Last week, the G7 Leaders met in Apulia for their annual summit. In addition to addressing the multiple crises facing the world, it was notable that the G7 reaffirmed their commitment to accelerating progress towards the Sustainable Development Goals and to addressing the food security and nutrition crisis. 

The G7 launched the Apulia Food Systems Initiative, which is significant in its focus on addressing the structural barriers to food security and nutrition and to building resilient sustainable and productive agriculture and food systems. 

It supports a number of important initiatives to address the interconnectedness of climate change and food systems and referenced several aligned opportunities including the Brazil G20’s Global Alliance Against Hunger and Poverty and Nutrition for Growth.

Unlike in 2009, when the G8 leaders at the time committed more than $20 billion for their response to the last major global food crisis–the L’Aquila Food Security Initiative, this year, the G7 did not commit any additional funding to scale up action. 

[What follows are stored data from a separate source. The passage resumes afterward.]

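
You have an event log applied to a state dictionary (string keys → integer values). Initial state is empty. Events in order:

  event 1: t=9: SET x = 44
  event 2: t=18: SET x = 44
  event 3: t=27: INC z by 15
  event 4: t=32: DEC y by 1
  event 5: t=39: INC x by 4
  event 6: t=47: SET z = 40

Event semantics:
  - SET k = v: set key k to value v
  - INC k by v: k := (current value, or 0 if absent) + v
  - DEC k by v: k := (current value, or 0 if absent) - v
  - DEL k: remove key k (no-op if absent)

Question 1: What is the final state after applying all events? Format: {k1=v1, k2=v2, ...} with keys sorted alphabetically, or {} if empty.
  after event 1 (t=9: SET x = 44): {x=44}
  after event 2 (t=18: SET x = 44): {x=44}
  after event 3 (t=27: INC z by 15): {x=44, z=15}
  after event 4 (t=32: DEC y by 1): {x=44, y=-1, z=15}
  after event 5 (t=39: INC x by 4): {x=48, y=-1, z=15}
  after event 6 (t=47: SET z = 40): {x=48, y=-1, z=40}

Answer: {x=48, y=-1, z=40}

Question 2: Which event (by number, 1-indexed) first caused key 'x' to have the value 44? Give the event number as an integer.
Looking for first event where x becomes 44:
  event 1: x (absent) -> 44  <-- first match

Answer: 1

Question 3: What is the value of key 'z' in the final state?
Track key 'z' through all 6 events:
  event 1 (t=9: SET x = 44): z unchanged
  event 2 (t=18: SET x = 44): z unchanged
  event 3 (t=27: INC z by 15): z (absent) -> 15
  event 4 (t=32: DEC y by 1): z unchanged
  event 5 (t=39: INC x by 4): z unchanged
  event 6 (t=47: SET z = 40): z 15 -> 40
Final: z = 40

Answer: 40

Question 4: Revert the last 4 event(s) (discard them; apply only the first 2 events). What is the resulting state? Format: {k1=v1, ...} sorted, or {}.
Keep first 2 events (discard last 4):
  after event 1 (t=9: SET x = 44): {x=44}
  after event 2 (t=18: SET x = 44): {x=44}

Answer: {x=44}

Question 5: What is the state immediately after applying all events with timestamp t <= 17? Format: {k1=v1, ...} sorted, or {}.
Apply events with t <= 17 (1 events):
  after event 1 (t=9: SET x = 44): {x=44}

Answer: {x=44}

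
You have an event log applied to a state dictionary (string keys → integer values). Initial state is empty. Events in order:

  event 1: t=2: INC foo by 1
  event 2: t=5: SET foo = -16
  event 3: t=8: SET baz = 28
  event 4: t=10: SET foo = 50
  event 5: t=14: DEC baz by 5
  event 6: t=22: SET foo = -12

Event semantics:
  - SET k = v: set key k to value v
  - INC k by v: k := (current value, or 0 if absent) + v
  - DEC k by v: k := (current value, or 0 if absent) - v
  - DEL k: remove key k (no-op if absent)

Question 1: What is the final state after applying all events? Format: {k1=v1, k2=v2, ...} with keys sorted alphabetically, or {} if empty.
Answer: {baz=23, foo=-12}

Derivation:
  after event 1 (t=2: INC foo by 1): {foo=1}
  after event 2 (t=5: SET foo = -16): {foo=-16}
  after event 3 (t=8: SET baz = 28): {baz=28, foo=-16}
  after event 4 (t=10: SET foo = 50): {baz=28, foo=50}
  after event 5 (t=14: DEC baz by 5): {baz=23, foo=50}
  after event 6 (t=22: SET foo = -12): {baz=23, foo=-12}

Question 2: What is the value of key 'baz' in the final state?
Track key 'baz' through all 6 events:
  event 1 (t=2: INC foo by 1): baz unchanged
  event 2 (t=5: SET foo = -16): baz unchanged
  event 3 (t=8: SET baz = 28): baz (absent) -> 28
  event 4 (t=10: SET foo = 50): baz unchanged
  event 5 (t=14: DEC baz by 5): baz 28 -> 23
  event 6 (t=22: SET foo = -12): baz unchanged
Final: baz = 23

Answer: 23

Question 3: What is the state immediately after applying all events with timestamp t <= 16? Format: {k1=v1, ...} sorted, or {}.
Apply events with t <= 16 (5 events):
  after event 1 (t=2: INC foo by 1): {foo=1}
  after event 2 (t=5: SET foo = -16): {foo=-16}
  after event 3 (t=8: SET baz = 28): {baz=28, foo=-16}
  after event 4 (t=10: SET foo = 50): {baz=28, foo=50}
  after event 5 (t=14: DEC baz by 5): {baz=23, foo=50}

Answer: {baz=23, foo=50}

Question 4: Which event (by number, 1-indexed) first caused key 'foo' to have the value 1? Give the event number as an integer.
Looking for first event where foo becomes 1:
  event 1: foo (absent) -> 1  <-- first match

Answer: 1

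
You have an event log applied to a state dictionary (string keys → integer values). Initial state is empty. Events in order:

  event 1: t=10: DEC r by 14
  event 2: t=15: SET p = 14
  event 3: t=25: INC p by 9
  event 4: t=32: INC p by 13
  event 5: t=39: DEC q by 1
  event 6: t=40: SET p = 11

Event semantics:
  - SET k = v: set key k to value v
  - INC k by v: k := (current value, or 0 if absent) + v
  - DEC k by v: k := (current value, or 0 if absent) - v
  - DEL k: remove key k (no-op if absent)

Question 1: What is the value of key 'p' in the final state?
Answer: 11

Derivation:
Track key 'p' through all 6 events:
  event 1 (t=10: DEC r by 14): p unchanged
  event 2 (t=15: SET p = 14): p (absent) -> 14
  event 3 (t=25: INC p by 9): p 14 -> 23
  event 4 (t=32: INC p by 13): p 23 -> 36
  event 5 (t=39: DEC q by 1): p unchanged
  event 6 (t=40: SET p = 11): p 36 -> 11
Final: p = 11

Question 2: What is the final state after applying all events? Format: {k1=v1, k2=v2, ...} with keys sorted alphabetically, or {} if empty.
Answer: {p=11, q=-1, r=-14}

Derivation:
  after event 1 (t=10: DEC r by 14): {r=-14}
  after event 2 (t=15: SET p = 14): {p=14, r=-14}
  after event 3 (t=25: INC p by 9): {p=23, r=-14}
  after event 4 (t=32: INC p by 13): {p=36, r=-14}
  after event 5 (t=39: DEC q by 1): {p=36, q=-1, r=-14}
  after event 6 (t=40: SET p = 11): {p=11, q=-1, r=-14}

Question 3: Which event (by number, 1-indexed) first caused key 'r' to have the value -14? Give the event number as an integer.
Looking for first event where r becomes -14:
  event 1: r (absent) -> -14  <-- first match

Answer: 1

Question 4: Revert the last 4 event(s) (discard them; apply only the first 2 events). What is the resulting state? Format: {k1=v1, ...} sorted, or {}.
Answer: {p=14, r=-14}

Derivation:
Keep first 2 events (discard last 4):
  after event 1 (t=10: DEC r by 14): {r=-14}
  after event 2 (t=15: SET p = 14): {p=14, r=-14}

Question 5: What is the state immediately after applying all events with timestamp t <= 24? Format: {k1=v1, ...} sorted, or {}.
Answer: {p=14, r=-14}

Derivation:
Apply events with t <= 24 (2 events):
  after event 1 (t=10: DEC r by 14): {r=-14}
  after event 2 (t=15: SET p = 14): {p=14, r=-14}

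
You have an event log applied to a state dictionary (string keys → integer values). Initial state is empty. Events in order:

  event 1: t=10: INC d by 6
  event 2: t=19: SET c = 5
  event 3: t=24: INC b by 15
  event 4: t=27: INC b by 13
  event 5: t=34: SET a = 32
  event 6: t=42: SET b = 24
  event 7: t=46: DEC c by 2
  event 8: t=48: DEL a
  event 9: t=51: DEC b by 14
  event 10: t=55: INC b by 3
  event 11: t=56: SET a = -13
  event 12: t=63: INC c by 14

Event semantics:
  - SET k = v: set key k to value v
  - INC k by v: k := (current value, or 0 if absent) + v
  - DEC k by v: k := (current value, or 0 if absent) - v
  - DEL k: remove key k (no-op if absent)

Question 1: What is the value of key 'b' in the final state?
Answer: 13

Derivation:
Track key 'b' through all 12 events:
  event 1 (t=10: INC d by 6): b unchanged
  event 2 (t=19: SET c = 5): b unchanged
  event 3 (t=24: INC b by 15): b (absent) -> 15
  event 4 (t=27: INC b by 13): b 15 -> 28
  event 5 (t=34: SET a = 32): b unchanged
  event 6 (t=42: SET b = 24): b 28 -> 24
  event 7 (t=46: DEC c by 2): b unchanged
  event 8 (t=48: DEL a): b unchanged
  event 9 (t=51: DEC b by 14): b 24 -> 10
  event 10 (t=55: INC b by 3): b 10 -> 13
  event 11 (t=56: SET a = -13): b unchanged
  event 12 (t=63: INC c by 14): b unchanged
Final: b = 13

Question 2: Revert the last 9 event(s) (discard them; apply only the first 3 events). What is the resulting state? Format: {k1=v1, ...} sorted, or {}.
Keep first 3 events (discard last 9):
  after event 1 (t=10: INC d by 6): {d=6}
  after event 2 (t=19: SET c = 5): {c=5, d=6}
  after event 3 (t=24: INC b by 15): {b=15, c=5, d=6}

Answer: {b=15, c=5, d=6}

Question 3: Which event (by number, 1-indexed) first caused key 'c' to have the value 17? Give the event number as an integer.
Looking for first event where c becomes 17:
  event 2: c = 5
  event 3: c = 5
  event 4: c = 5
  event 5: c = 5
  event 6: c = 5
  event 7: c = 3
  event 8: c = 3
  event 9: c = 3
  event 10: c = 3
  event 11: c = 3
  event 12: c 3 -> 17  <-- first match

Answer: 12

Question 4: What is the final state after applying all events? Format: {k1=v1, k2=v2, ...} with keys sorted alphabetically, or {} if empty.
  after event 1 (t=10: INC d by 6): {d=6}
  after event 2 (t=19: SET c = 5): {c=5, d=6}
  after event 3 (t=24: INC b by 15): {b=15, c=5, d=6}
  after event 4 (t=27: INC b by 13): {b=28, c=5, d=6}
  after event 5 (t=34: SET a = 32): {a=32, b=28, c=5, d=6}
  after event 6 (t=42: SET b = 24): {a=32, b=24, c=5, d=6}
  after event 7 (t=46: DEC c by 2): {a=32, b=24, c=3, d=6}
  after event 8 (t=48: DEL a): {b=24, c=3, d=6}
  after event 9 (t=51: DEC b by 14): {b=10, c=3, d=6}
  after event 10 (t=55: INC b by 3): {b=13, c=3, d=6}
  after event 11 (t=56: SET a = -13): {a=-13, b=13, c=3, d=6}
  after event 12 (t=63: INC c by 14): {a=-13, b=13, c=17, d=6}

Answer: {a=-13, b=13, c=17, d=6}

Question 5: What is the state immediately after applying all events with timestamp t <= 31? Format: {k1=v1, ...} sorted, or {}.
Answer: {b=28, c=5, d=6}

Derivation:
Apply events with t <= 31 (4 events):
  after event 1 (t=10: INC d by 6): {d=6}
  after event 2 (t=19: SET c = 5): {c=5, d=6}
  after event 3 (t=24: INC b by 15): {b=15, c=5, d=6}
  after event 4 (t=27: INC b by 13): {b=28, c=5, d=6}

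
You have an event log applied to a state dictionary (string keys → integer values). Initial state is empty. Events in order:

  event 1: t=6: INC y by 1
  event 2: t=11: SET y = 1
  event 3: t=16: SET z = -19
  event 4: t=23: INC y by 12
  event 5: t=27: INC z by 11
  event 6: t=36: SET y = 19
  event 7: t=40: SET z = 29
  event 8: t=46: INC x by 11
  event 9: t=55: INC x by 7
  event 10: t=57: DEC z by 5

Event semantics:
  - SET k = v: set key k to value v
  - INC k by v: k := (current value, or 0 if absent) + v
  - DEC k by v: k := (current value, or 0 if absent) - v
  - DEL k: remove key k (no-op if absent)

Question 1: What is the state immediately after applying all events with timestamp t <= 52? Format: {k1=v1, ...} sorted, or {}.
Answer: {x=11, y=19, z=29}

Derivation:
Apply events with t <= 52 (8 events):
  after event 1 (t=6: INC y by 1): {y=1}
  after event 2 (t=11: SET y = 1): {y=1}
  after event 3 (t=16: SET z = -19): {y=1, z=-19}
  after event 4 (t=23: INC y by 12): {y=13, z=-19}
  after event 5 (t=27: INC z by 11): {y=13, z=-8}
  after event 6 (t=36: SET y = 19): {y=19, z=-8}
  after event 7 (t=40: SET z = 29): {y=19, z=29}
  after event 8 (t=46: INC x by 11): {x=11, y=19, z=29}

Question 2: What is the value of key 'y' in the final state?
Answer: 19

Derivation:
Track key 'y' through all 10 events:
  event 1 (t=6: INC y by 1): y (absent) -> 1
  event 2 (t=11: SET y = 1): y 1 -> 1
  event 3 (t=16: SET z = -19): y unchanged
  event 4 (t=23: INC y by 12): y 1 -> 13
  event 5 (t=27: INC z by 11): y unchanged
  event 6 (t=36: SET y = 19): y 13 -> 19
  event 7 (t=40: SET z = 29): y unchanged
  event 8 (t=46: INC x by 11): y unchanged
  event 9 (t=55: INC x by 7): y unchanged
  event 10 (t=57: DEC z by 5): y unchanged
Final: y = 19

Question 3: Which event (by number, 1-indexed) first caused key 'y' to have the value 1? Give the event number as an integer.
Answer: 1

Derivation:
Looking for first event where y becomes 1:
  event 1: y (absent) -> 1  <-- first match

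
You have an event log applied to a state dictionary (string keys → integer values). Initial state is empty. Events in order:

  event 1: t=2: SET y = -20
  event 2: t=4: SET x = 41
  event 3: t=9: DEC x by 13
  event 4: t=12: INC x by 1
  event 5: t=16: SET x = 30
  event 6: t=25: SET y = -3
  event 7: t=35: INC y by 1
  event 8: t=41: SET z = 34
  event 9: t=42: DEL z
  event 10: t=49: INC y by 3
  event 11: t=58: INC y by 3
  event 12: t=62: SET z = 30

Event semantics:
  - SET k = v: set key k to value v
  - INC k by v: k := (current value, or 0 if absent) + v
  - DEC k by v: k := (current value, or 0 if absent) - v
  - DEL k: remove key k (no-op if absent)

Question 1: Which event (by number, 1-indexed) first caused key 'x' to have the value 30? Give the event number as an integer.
Answer: 5

Derivation:
Looking for first event where x becomes 30:
  event 2: x = 41
  event 3: x = 28
  event 4: x = 29
  event 5: x 29 -> 30  <-- first match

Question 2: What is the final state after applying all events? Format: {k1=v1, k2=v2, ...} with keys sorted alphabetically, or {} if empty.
Answer: {x=30, y=4, z=30}

Derivation:
  after event 1 (t=2: SET y = -20): {y=-20}
  after event 2 (t=4: SET x = 41): {x=41, y=-20}
  after event 3 (t=9: DEC x by 13): {x=28, y=-20}
  after event 4 (t=12: INC x by 1): {x=29, y=-20}
  after event 5 (t=16: SET x = 30): {x=30, y=-20}
  after event 6 (t=25: SET y = -3): {x=30, y=-3}
  after event 7 (t=35: INC y by 1): {x=30, y=-2}
  after event 8 (t=41: SET z = 34): {x=30, y=-2, z=34}
  after event 9 (t=42: DEL z): {x=30, y=-2}
  after event 10 (t=49: INC y by 3): {x=30, y=1}
  after event 11 (t=58: INC y by 3): {x=30, y=4}
  after event 12 (t=62: SET z = 30): {x=30, y=4, z=30}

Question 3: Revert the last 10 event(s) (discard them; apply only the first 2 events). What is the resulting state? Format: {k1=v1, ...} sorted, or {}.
Answer: {x=41, y=-20}

Derivation:
Keep first 2 events (discard last 10):
  after event 1 (t=2: SET y = -20): {y=-20}
  after event 2 (t=4: SET x = 41): {x=41, y=-20}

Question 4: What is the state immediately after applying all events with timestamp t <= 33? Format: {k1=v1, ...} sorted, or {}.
Apply events with t <= 33 (6 events):
  after event 1 (t=2: SET y = -20): {y=-20}
  after event 2 (t=4: SET x = 41): {x=41, y=-20}
  after event 3 (t=9: DEC x by 13): {x=28, y=-20}
  after event 4 (t=12: INC x by 1): {x=29, y=-20}
  after event 5 (t=16: SET x = 30): {x=30, y=-20}
  after event 6 (t=25: SET y = -3): {x=30, y=-3}

Answer: {x=30, y=-3}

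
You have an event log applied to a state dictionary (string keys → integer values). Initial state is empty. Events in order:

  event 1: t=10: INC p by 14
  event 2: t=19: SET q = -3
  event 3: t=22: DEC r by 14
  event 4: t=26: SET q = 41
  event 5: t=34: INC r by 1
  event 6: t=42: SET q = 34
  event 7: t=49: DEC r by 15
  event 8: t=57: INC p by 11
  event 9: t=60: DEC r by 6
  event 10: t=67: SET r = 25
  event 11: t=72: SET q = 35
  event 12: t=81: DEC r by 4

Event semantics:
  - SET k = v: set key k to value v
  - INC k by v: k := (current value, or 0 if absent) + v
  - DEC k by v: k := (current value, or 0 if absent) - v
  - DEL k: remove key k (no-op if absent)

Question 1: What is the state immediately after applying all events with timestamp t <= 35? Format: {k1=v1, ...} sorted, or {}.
Apply events with t <= 35 (5 events):
  after event 1 (t=10: INC p by 14): {p=14}
  after event 2 (t=19: SET q = -3): {p=14, q=-3}
  after event 3 (t=22: DEC r by 14): {p=14, q=-3, r=-14}
  after event 4 (t=26: SET q = 41): {p=14, q=41, r=-14}
  after event 5 (t=34: INC r by 1): {p=14, q=41, r=-13}

Answer: {p=14, q=41, r=-13}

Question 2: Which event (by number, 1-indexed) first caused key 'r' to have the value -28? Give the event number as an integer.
Answer: 7

Derivation:
Looking for first event where r becomes -28:
  event 3: r = -14
  event 4: r = -14
  event 5: r = -13
  event 6: r = -13
  event 7: r -13 -> -28  <-- first match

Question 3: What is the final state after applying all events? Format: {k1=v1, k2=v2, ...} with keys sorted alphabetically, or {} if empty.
  after event 1 (t=10: INC p by 14): {p=14}
  after event 2 (t=19: SET q = -3): {p=14, q=-3}
  after event 3 (t=22: DEC r by 14): {p=14, q=-3, r=-14}
  after event 4 (t=26: SET q = 41): {p=14, q=41, r=-14}
  after event 5 (t=34: INC r by 1): {p=14, q=41, r=-13}
  after event 6 (t=42: SET q = 34): {p=14, q=34, r=-13}
  after event 7 (t=49: DEC r by 15): {p=14, q=34, r=-28}
  after event 8 (t=57: INC p by 11): {p=25, q=34, r=-28}
  after event 9 (t=60: DEC r by 6): {p=25, q=34, r=-34}
  after event 10 (t=67: SET r = 25): {p=25, q=34, r=25}
  after event 11 (t=72: SET q = 35): {p=25, q=35, r=25}
  after event 12 (t=81: DEC r by 4): {p=25, q=35, r=21}

Answer: {p=25, q=35, r=21}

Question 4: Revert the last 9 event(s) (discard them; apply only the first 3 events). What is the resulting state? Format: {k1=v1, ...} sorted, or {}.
Keep first 3 events (discard last 9):
  after event 1 (t=10: INC p by 14): {p=14}
  after event 2 (t=19: SET q = -3): {p=14, q=-3}
  after event 3 (t=22: DEC r by 14): {p=14, q=-3, r=-14}

Answer: {p=14, q=-3, r=-14}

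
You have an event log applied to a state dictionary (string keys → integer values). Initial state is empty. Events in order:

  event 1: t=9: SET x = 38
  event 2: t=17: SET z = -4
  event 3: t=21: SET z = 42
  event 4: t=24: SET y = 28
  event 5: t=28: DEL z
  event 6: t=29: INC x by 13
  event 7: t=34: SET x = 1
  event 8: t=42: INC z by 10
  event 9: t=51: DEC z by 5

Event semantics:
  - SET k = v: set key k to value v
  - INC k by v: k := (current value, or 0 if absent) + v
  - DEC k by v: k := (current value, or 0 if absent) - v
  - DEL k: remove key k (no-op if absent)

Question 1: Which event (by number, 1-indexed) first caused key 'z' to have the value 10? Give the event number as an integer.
Looking for first event where z becomes 10:
  event 2: z = -4
  event 3: z = 42
  event 4: z = 42
  event 5: z = (absent)
  event 8: z (absent) -> 10  <-- first match

Answer: 8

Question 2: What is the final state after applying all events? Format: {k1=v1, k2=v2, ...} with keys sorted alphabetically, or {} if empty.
  after event 1 (t=9: SET x = 38): {x=38}
  after event 2 (t=17: SET z = -4): {x=38, z=-4}
  after event 3 (t=21: SET z = 42): {x=38, z=42}
  after event 4 (t=24: SET y = 28): {x=38, y=28, z=42}
  after event 5 (t=28: DEL z): {x=38, y=28}
  after event 6 (t=29: INC x by 13): {x=51, y=28}
  after event 7 (t=34: SET x = 1): {x=1, y=28}
  after event 8 (t=42: INC z by 10): {x=1, y=28, z=10}
  after event 9 (t=51: DEC z by 5): {x=1, y=28, z=5}

Answer: {x=1, y=28, z=5}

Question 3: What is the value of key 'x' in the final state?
Track key 'x' through all 9 events:
  event 1 (t=9: SET x = 38): x (absent) -> 38
  event 2 (t=17: SET z = -4): x unchanged
  event 3 (t=21: SET z = 42): x unchanged
  event 4 (t=24: SET y = 28): x unchanged
  event 5 (t=28: DEL z): x unchanged
  event 6 (t=29: INC x by 13): x 38 -> 51
  event 7 (t=34: SET x = 1): x 51 -> 1
  event 8 (t=42: INC z by 10): x unchanged
  event 9 (t=51: DEC z by 5): x unchanged
Final: x = 1

Answer: 1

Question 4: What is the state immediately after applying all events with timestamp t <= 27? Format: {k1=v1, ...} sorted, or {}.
Answer: {x=38, y=28, z=42}

Derivation:
Apply events with t <= 27 (4 events):
  after event 1 (t=9: SET x = 38): {x=38}
  after event 2 (t=17: SET z = -4): {x=38, z=-4}
  after event 3 (t=21: SET z = 42): {x=38, z=42}
  after event 4 (t=24: SET y = 28): {x=38, y=28, z=42}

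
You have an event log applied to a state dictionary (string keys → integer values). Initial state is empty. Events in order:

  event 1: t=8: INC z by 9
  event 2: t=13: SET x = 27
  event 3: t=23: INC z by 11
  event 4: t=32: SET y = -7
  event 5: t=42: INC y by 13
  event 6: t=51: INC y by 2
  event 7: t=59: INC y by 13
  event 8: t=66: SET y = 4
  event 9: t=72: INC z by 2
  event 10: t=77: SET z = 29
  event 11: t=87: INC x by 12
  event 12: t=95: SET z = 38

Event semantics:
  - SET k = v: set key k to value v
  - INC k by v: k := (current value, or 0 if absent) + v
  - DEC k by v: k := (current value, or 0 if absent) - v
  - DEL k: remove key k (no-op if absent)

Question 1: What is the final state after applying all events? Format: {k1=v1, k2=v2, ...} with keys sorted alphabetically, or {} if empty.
  after event 1 (t=8: INC z by 9): {z=9}
  after event 2 (t=13: SET x = 27): {x=27, z=9}
  after event 3 (t=23: INC z by 11): {x=27, z=20}
  after event 4 (t=32: SET y = -7): {x=27, y=-7, z=20}
  after event 5 (t=42: INC y by 13): {x=27, y=6, z=20}
  after event 6 (t=51: INC y by 2): {x=27, y=8, z=20}
  after event 7 (t=59: INC y by 13): {x=27, y=21, z=20}
  after event 8 (t=66: SET y = 4): {x=27, y=4, z=20}
  after event 9 (t=72: INC z by 2): {x=27, y=4, z=22}
  after event 10 (t=77: SET z = 29): {x=27, y=4, z=29}
  after event 11 (t=87: INC x by 12): {x=39, y=4, z=29}
  after event 12 (t=95: SET z = 38): {x=39, y=4, z=38}

Answer: {x=39, y=4, z=38}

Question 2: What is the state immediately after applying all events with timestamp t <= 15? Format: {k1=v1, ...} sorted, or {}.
Answer: {x=27, z=9}

Derivation:
Apply events with t <= 15 (2 events):
  after event 1 (t=8: INC z by 9): {z=9}
  after event 2 (t=13: SET x = 27): {x=27, z=9}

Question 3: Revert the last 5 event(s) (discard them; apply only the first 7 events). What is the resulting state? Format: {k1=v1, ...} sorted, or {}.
Answer: {x=27, y=21, z=20}

Derivation:
Keep first 7 events (discard last 5):
  after event 1 (t=8: INC z by 9): {z=9}
  after event 2 (t=13: SET x = 27): {x=27, z=9}
  after event 3 (t=23: INC z by 11): {x=27, z=20}
  after event 4 (t=32: SET y = -7): {x=27, y=-7, z=20}
  after event 5 (t=42: INC y by 13): {x=27, y=6, z=20}
  after event 6 (t=51: INC y by 2): {x=27, y=8, z=20}
  after event 7 (t=59: INC y by 13): {x=27, y=21, z=20}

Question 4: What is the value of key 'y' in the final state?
Answer: 4

Derivation:
Track key 'y' through all 12 events:
  event 1 (t=8: INC z by 9): y unchanged
  event 2 (t=13: SET x = 27): y unchanged
  event 3 (t=23: INC z by 11): y unchanged
  event 4 (t=32: SET y = -7): y (absent) -> -7
  event 5 (t=42: INC y by 13): y -7 -> 6
  event 6 (t=51: INC y by 2): y 6 -> 8
  event 7 (t=59: INC y by 13): y 8 -> 21
  event 8 (t=66: SET y = 4): y 21 -> 4
  event 9 (t=72: INC z by 2): y unchanged
  event 10 (t=77: SET z = 29): y unchanged
  event 11 (t=87: INC x by 12): y unchanged
  event 12 (t=95: SET z = 38): y unchanged
Final: y = 4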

Disappointingly this G7 reflected the analysis conducted by IFPRI and the Rockefeller Foundation earlier this year–strong on rhetoric, no concrete commitment to scale up implementation. 

As the IDA Deputies are meeting in Kathmandu this week for a key negotiation around the focus on the IDA2, advocates were also hoping to see the G7 set the level of ambition for this year’s IDA21 replenishment but there too the language was non-committal. 

As Malawi’s minister of finance underscored–countries facing debt distress and a food and nutrition crisis need the support of the international community to transform their food systems. 

With less than 6 years left to achieve SDG2 and the setbacks and risks to hunger and malnutrition due to the climate crisis, conflict and economic challenges, we need political leadership to deliver a concrete global plan to align policies and financing, and to improve coordination and accountability.